Per questi tre il procedimento è terminato nel 2019, con un non luogo a procedere, pronunciato dal Gup di Cosenza e confermato dalla Corte d’Appello di Catanzaro.

Alla sbarra è rimasto il solo Bilotta, sul quale gravano le accuse di disastro ambientale e omessa bonifica. Il processo, iniziato dalla procuratrice aggiunta Marisa Manzini e gestito in aula dal pm Antonio Bruno Tridico, prosegue a rilento.
Ma tra le polemiche, sempre più in sordina, e i brogliacci giudiziari è quasi sparito il problema reale: la bonifica.
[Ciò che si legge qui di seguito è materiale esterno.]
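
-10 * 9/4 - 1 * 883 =-1811/2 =-905.50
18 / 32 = 9 / 16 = 0.56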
La bonifica della discordia

Il problema è più che sentito dall’amministrazione attuale di Rende. «Il Comune è intervenuto nei limiti delle sue disponibilità», spiega il sindaco Marcello Manna. Politichese? Proprio no: «Com’è noto, siamo in predissesto», argomenta ancora il sindaco, «e abbiamo un problema giuridico non secondario: l’esproprio».
Secondo l’attuale normativa in materia di disastro ambientale vige il principio per cui “chi inquina paga”, quindi toccherebbe alla srl di Mondovì, attualmente sotto curatela fallimentare, togliere i quattrini. L’alternativa, fa capire il sindaco, sarebbe procedere all’esproprio previo inserimento dei terreni della Legnochimica nelle apposite liste del Ministero dell’Ambiente. Ma dalla Regione tutto tace. «Abbiamo fatto molte istanze a Catanzaro, tutte finite in rimpalli burocratici», argomenta ancora Manna.

Ma la burocrazia è solo uno dei problemi. Un altro, gravissimo, è dovuto alla mancanza di un piano di caratterizzazione. Sul punto, è intervenuto con chiarezza Francesco Azzato, dirigente dell’Ufficio tecnico del municipio: «Noi abbiamo finanziato una borsa di studio dell’Unical per ottenere una nuova perizia», il cui scopo non è «la caccia al colpevole ma dare indicazioni efficaci per una bonifica». Il risultato è lo studio del professor Salvatore Straface, che riprende il leitmotiv della vecchia ricerca dell’Arpacal: i laghi non sarebbero inquinati in maniera pericolosa. Punto e a capo?

Ancora lutti a Rende

Se ci si attiene invece ai risultati della perizia di Crisci, bonificare costerebbe circa dieci milioni di euro. Una somma di cui non dispone il Comune e che è difficile da captare da altri fondi, regionali e nazionali.
E, come già anticipato, i lutti continuano: dal 2016 a oggi se ne contano altri dodici, con la stessa tipologia dei precedenti nove. Quasi tutte le persone sono morte di tumori alle parti molli, tutti i decessi si sono verificati a via Settimo e dintorni, quindi a distanza significativamente breve dall’ex Legnochimica di Rende, tutti sono avvenuti in un lasso breve, poco più di tre anni.

Ciò che pesa di più su questa vicenda è il nuovo silenzio surreale. I suoi spazi mediatici sono ridottissimi e le poche voci del territorio quasi spente. La XAssociazione Crocevia, per anni in prima fila nella battaglia sull’ex stabilimento, ha perso la propria sede e ha ridotto le proprie attività. Gli altri comitati si limitano a comunicati stampa duri ma poco ascoltati.
A Rende, come a Taranto, per decenni si è barattato l’ambiente (e quindi la salute) col lavoro. Ma al posto delle ciminiere è rimasto un fantasma. Inquietante, pericoloso e forse letale, come in un romanzo horror che difficilmente potrà avere un lieto fine.